Be an adult. Although others may still treat you like a teenager, you choose your reaction to their behavior. As an adult, you choose your role in the family. Others may have expectations as to how you will react, what you will say, things that annoy you, etc. It is important to not fall into the trap of behaving like your 'role' in the family and instead enjoy being the grown up you!
2. Pick a role model to emulate this holiday season: Do You want to go to a party at the house of Martha Stewart or Blake Shelton?
Pick a role model and consistently ask yourself, 'What would _________ do?' Most people select a cool, outgoing, fun role model. Make the holiday entertaining by being light-hearted, going with the flow, and even strive to lighten up. The level of enjoyment of a holiday function isn't measured by the perfection of the house but by the laughter & pleasure running through it!

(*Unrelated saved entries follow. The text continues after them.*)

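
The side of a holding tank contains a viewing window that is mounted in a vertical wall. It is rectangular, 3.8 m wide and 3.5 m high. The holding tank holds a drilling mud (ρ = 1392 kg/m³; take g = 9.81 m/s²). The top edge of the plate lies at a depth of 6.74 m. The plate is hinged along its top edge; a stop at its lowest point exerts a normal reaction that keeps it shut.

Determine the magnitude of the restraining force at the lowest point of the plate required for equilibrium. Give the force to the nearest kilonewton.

P ≈ 824 kN

γ = ρg = 1392 × 9.81 / 1000 = 13.65552 kN/m³.
The centroid lies 3.5/2 = 1.75 m below the top edge, so the centroid depth is h_c = 6.74 + 1.75 = 8.49 m.
A = 3.8 × 3.5 = 13.3 m².
Resultant F = γ·h_c·A = 13.65552 × 8.49 × 13.3 = 1541.94 kN.
I_c = b·h³/12 = 3.8 × 3.5³/12 = 13.5771 m⁴.
Centre of pressure: y_p = y_c + I_c/(y_c·A) = 8.49 + 13.5771/(8.49 × 13.3) = 8.49 + 0.12024 = 8.61024 m along the plane.
The resultant acts 1.75 + 0.12024 = 1.87024 m (along the plate) below the hinge at the top edge, so the moment about the hinge is M = F × 1.87024 = 1541.94 × 1.87024 = 2883.8 kN·m.
A normal force at the bottom, 3.5 m from the hinge, must supply this moment: P = 2883.8/3.5 = 823.943 kN.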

Be realistic in your expectations. If you are striving for perfection, recognize it is neither realistic nor something others are drawn to. The 'perfect' holiday is represented in greeting card photos & holiday movies which always have the 'perfect' family. It creates an internal scaling for an individual which is typically unattainable and increases your stress & anxiety.
Ironically, people are drawn to fun not perfection!
3. Put Preparation into You not just your side-dish
Often we spend more time on the food we are bringing then our own self. Don't make the mistake of leaving you until the last minute because this can increase your anxiety. There is the outside stress of the holidays, often unavoidable, and the internal stress we put on ourselves.
Make the decision to leave time to get ready, select an outfit, have a few minutes of quiet and leave for all functions with plenty of time. This reduces stress around unforeseen issues like traffic, forgetting something, needing to stop at the store, etc.
Never underestimate the power of arriving calming and on-time. It will set the tone for the day.
4. Leave Your Crystal-Ball at home; No mind-reading of Family Members
Often you do or say something because you think it will make your interaction better with a specific person. You aren't a mind-reader. Just because you've known a person forever doesn't mean you know everything she is thinking. Provide the same breaks to your family members that you are willing to give to a co-worker or friend.
Let their words --- just be words. Let go of your interpretation of the 'underlying' meaning and/or your belief about what he/she meant.